A reduce function normally takes the first value to use to reduce the others. So "total" would be an argument to your reduce function.


> 	foreach (int v; values)
> 		total = operation(total,v);
> 	return total;
> }
December 04, 2008
Ary Borenszweig wrote:
> Justin wrote:
>> I recently discovered D's function literals and wrote a small test to explore them. The following code prints out a 15, then a 0. It seems to me that the second should be 64 and not 0. Can anyone explain what I'm doing wrong?
>>
>> module functionliteral;
>> import std.stdio;
>>
>> static void main() {
>>
>>     int[] values = [1,2,4,8];
>>     writefln(Reduce(values, function int(int x, int y) { return x + y; }));
>>     writefln(Reduce(values, function int(int x, int y) { return x * y; }));
>> }
>>
>> static int Reduce(int[] values, int function(int x, int y) operation) {
>>     int total;
> 
> That is:
> 
> total = 0
> 
> That's why in the second case it's like you are doing:
> 
> 0*1*2*3*4

Well... 0*1*2*4*8

> 
> A reduce function normally takes the first value to use to reduce the others.
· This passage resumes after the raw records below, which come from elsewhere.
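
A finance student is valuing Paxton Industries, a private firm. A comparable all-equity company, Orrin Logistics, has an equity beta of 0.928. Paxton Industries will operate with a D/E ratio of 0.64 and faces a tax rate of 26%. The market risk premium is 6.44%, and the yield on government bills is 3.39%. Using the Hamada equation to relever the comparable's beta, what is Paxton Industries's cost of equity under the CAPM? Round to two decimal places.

12.20%

β_L = β_U × [1 + (1 − t)(D/E)] = 0.928 × [1 + (1 − 0.26) × 0.64]
    = 0.928 × [1 + 0.74 × 0.64] = 0.928 × 1.4736 = 1.3675
E(R) = R_f + β_L × MRP = 3.39% + 1.3675 × 6.44% = 12.20%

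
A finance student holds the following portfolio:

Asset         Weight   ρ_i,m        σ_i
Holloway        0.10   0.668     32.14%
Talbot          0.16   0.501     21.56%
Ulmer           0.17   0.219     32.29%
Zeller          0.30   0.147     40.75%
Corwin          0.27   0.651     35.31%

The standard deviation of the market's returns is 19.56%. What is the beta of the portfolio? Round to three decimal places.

0.669

β_Holloway = 0.668 × 32.14% / 19.56% = 1.0976
β_Talbot = 0.501 × 21.56% / 19.56% = 0.5522
β_Ulmer = 0.219 × 32.29% / 19.56% = 0.3615
β_Zeller = 0.147 × 40.75% / 19.56% = 0.3063
β_Corwin = 0.651 × 35.31% / 19.56% = 1.1752
β_P = Σ w_i β_i = 0.10×1.0976 + 0.16×0.5522 + 0.17×0.3615 + 0.30×0.3063 + 0.27×1.1752 = 0.6688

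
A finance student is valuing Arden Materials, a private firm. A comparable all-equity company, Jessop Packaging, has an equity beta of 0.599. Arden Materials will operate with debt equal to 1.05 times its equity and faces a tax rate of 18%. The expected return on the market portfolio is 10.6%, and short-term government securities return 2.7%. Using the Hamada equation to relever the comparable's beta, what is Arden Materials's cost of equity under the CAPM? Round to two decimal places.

β_L = β_U × [1 + (1 − t)(D/E)] = 0.599 × [1 + (1 − 0.18) × 1.05]
    = 0.599 × [1 + 0.82 × 1.05] = 0.599 × 1.8610 = 1.1147
MRP = 10.6% − 2.7% = 7.90%
E(R) = R_f + β_L × MRP = 2.7% + 1.1147 × 7.9% = 11.51%

11.51%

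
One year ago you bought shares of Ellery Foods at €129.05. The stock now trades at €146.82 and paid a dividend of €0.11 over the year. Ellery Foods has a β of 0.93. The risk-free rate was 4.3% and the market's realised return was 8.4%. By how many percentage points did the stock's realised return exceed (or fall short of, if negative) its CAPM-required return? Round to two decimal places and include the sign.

Realised HPR = (P1 + D1 − P0) / P0 = (146.82 + 0.11 − 129.05) / 129.05 = 17.88 / 129.05 = 13.8551%
MRP = 8.4% − 4.3% = 4.10%
CAPM required = R_f + β·MRP = 4.3% + 0.93 × 4.1% = 8.1130%
α = realised − required = 13.8551% − 8.1130% = +5.74%

+5.74%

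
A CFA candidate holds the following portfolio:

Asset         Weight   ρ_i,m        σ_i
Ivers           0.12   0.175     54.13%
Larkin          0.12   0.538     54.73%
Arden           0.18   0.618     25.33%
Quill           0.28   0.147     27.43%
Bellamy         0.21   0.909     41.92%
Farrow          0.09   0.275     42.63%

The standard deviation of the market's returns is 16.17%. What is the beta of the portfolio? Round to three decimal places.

1.093

β_Ivers = 0.175 × 54.13% / 16.17% = 0.5858
β_Larkin = 0.538 × 54.73% / 16.17% = 1.8209
β_Arden = 0.618 × 25.33% / 16.17% = 0.9681
β_Quill = 0.147 × 27.43% / 16.17% = 0.2494
β_Bellamy = 0.909 × 41.92% / 16.17% = 2.3565
β_Farrow = 0.275 × 42.63% / 16.17% = 0.7250
β_P = Σ w_i β_i = 0.12×0.5858 + 0.12×1.8209 + 0.18×0.9681 + 0.28×0.2494 + 0.21×2.3565 + 0.09×0.7250 = 1.0930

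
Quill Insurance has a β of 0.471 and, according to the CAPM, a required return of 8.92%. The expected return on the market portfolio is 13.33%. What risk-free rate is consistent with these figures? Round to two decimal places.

E(R) = R_f + β(E(R_m) − R_f) = R_f(1 − β) + β·E(R_m)
8.92% = R_f × (1 − 0.471) + 0.471 × 13.33%
8.92% = R_f × 0.529 + 6.27843%
R_f = (8.92% − 6.27843%) / 0.529 = 4.99%

4.99%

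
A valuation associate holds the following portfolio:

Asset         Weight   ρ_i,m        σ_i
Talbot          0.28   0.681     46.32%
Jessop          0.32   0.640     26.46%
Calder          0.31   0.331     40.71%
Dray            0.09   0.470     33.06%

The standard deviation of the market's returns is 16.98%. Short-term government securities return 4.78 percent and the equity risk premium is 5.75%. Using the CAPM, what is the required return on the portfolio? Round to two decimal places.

11.49%

β_Talbot = 0.681 × 46.32% / 16.98% = 1.8577
β_Jessop = 0.640 × 26.46% / 16.98% = 0.9973
β_Calder = 0.331 × 40.71% / 16.98% = 0.7936
β_Dray = 0.470 × 33.06% / 16.98% = 0.9151
β_P = Σ w_i β_i = 0.28×1.8577 + 0.32×0.9973 + 0.31×0.7936 + 0.09×0.9151 = 1.1677
E(R_P) = R_f + β_P × MRP = 4.78% + 1.1677 × 5.75% = 11.49%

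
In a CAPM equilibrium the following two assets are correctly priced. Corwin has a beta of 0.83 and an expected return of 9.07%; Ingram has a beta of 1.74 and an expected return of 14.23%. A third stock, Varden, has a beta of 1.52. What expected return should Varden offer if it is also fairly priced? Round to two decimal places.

MRP (SML slope) = (14.23% − 9.07%) / (1.74 − 0.83) = 5.16% / 0.91 = 5.6703%
R_f (intercept) = 9.07% − 0.83 × 5.6703% = 4.3637%
E(R_Varden) = R_f + β × MRP = 4.3637% + 1.52 × 5.6703% = 12.98%

12.98%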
So "total" would be an argument to your reduce function.
> 
> 
>>     foreach (int v; values)
>>         total = operation(total,v);
>>     return total;
>> }
December 04, 2008
Ahh, I thought it would some stupid oversight on my part. This works:

module functionliteral;

import std.stdio;

static void main() {

	int[] values = [1,2,4,8];
	writefln(Reduce(values, function int(int x, int y) { return x + y; }));
	writefln(Reduce(values, function int(int x, int y) { return x * y; }));
}

static int Reduce(int[] values, int function(int x, int y) operation) {
	int total = values[0];
	foreach (int v; values[1..$])
		total = operation(total,v);
	return total;
}

December 04, 2008
On Thu, 04 Dec 2008 23:08:51 +0300, Justin <mrjnewt@hotmail.com> wrote:

> Ahh, I thought it would some stupid oversight on my part. This works:
>
> module functionliteral;
>
> import std.stdio;
>
> static void main() {
>
> 	int[] values = [1,2,4,8];
> 	writefln(Reduce(values, function int(int x, int y) { return x + y; }));
> 	writefln(Reduce(values, function int(int x, int y) { return x * y; }));
> }
>
> static int Reduce(int[] values, int function(int x, int y) operation) {
> 	int total = values[0];
> 	foreach (int v; values[1..$])
> 		total = operation(total,v);
> 	return total;
> }
>

Shorter way:

import std.stdio;
import std.algorithm;

void main()
{
    auto values = [1,2,4,8];

    writefln(reduce!("a + b")(0, values));
    writefln(reduce!("a * b")(1, values));
}

or

import std.stdio;
import std.algorithm;

int add(int a, int b)
{
    return a + b;
}

int mul(int a, int b)
{
    return a * b;
}

void main()
{
    auto values = [1, 2, 4, 8];
    writefln(reduce!(add)(0, values));
    writefln(reduce!(mul)(1, values));
}

but the following doesn't work:

import std.stdio;
import std.algorithm;

void main()
{
    auto values = [1, 2, 4, 8];
    writefln(reduce!((int a, int b) { return a * b; })(1, values));
}

It used to work, IIRC, but now it prints '0'. Does anybody know if it is supposed to work?
December 04, 2008
Justin wrote:
> Ahh, I thought it would some stupid oversight on my part. This works:
> 
> module functionliteral;
> 
> import std.stdio;
> 
> static void main() {
> 
> 	int[] values = [1,2,4,8];
> 	writefln(Reduce(values, function int(int x, int y) { return x + y; }));
> 	writefln(Reduce(values, function int(int x, int y) { return x * y; }));
> }
> 
> static int Reduce(int[] values, int function(int x, int y) operation) {
> 	int total = values[0];
> 	foreach (int v; values[1..$])
> 		total = operation(total,v);
> 	return total;
> }
> 

You don't need to make those static, by the way.